ユージンの顔から、さぁーっと血の気が引いていった。
「……つまり、何だ。アステリオンの存続と引き換えに……俺は『売られた』のか……?」
「売られただなんてそんな……本当に言葉が悪いですね、ユージン様。それを『渡りに船』と言うのです。姫様は、貴殿の『事務能力』に惚れ込み、貴方は故郷を救うための軍資金を手に入れる……これほど論理的で、美しい等価交換があるでしょうか。うむ、素晴らしい……実に見事な契約だとは思いませんか?」
「何が素晴らしいだっ!! ふざけるなぁッ!」
ユージンは机を叩いて立ち上がった。
「俺は商品じゃねえぞ。自分の意思はどこにあるんだ!大体、その出資金の運用計画を立てて、ロドニアの金を毟り取って、アステリオンに送る『実務』をやるのは、結局俺じゃねえかっ!!」
「……左様でございます。ユージン様がロドニアで有能であればあるほど、こちらからアステリオンへ流れる金が増えるということ……。システムは全て整いました。良かったではありませんか」
「……っ、……ううっ!!」
怒りで顔を真っ赤にするユージンだったが、握りしめた拳は空を打つことしか出来ない。
もしここで「嫌だ」と言えば、小国アステリオンのおよそ4000人の兵士たち、そして家族が路頭に迷ってしまう。それを誰よりも理解しているのが「事務屋」のユージン自身だということが最大の悲劇だった。
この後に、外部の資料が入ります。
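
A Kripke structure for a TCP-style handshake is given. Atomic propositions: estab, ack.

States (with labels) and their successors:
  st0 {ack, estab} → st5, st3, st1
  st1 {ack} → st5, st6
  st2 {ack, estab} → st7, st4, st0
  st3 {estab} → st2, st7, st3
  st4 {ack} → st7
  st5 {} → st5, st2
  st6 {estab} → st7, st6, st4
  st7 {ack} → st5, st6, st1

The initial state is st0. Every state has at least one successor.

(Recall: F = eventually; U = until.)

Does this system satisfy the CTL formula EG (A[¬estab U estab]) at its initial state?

States satisfying A[¬estab U estab]: {st0, st2, st3, st6}.
States satisfying EG (A[¬estab U estab]): {st0, st2, st3, st6}.
st0 ∈ Sat(EG (A[¬estab U estab])).

Satisfied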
「……全て計算済みなんだな……俺が断ればどうなるか……」
「あれ?……おやおやユージン様自身が私に教えて下さったのでは?『感情で動くのは二流、数字で動くのが最良だ』ということを」
ユージンに反論の隙を与えないモラン。流石はゼノスが重用していた男。……ユージンの思惑は脆くも崩れ去ったのである。
「さあ、ユージン様。後に続くアステリオンの未来ある子供たちの笑顔の為に、この山のような汚職調査報告書に目を通してくださいませ。参りましょう」
モランは微笑を浮かべていた。ユージンはガックリと椅子に座り込み、溜息を吐くしかなかったのだった。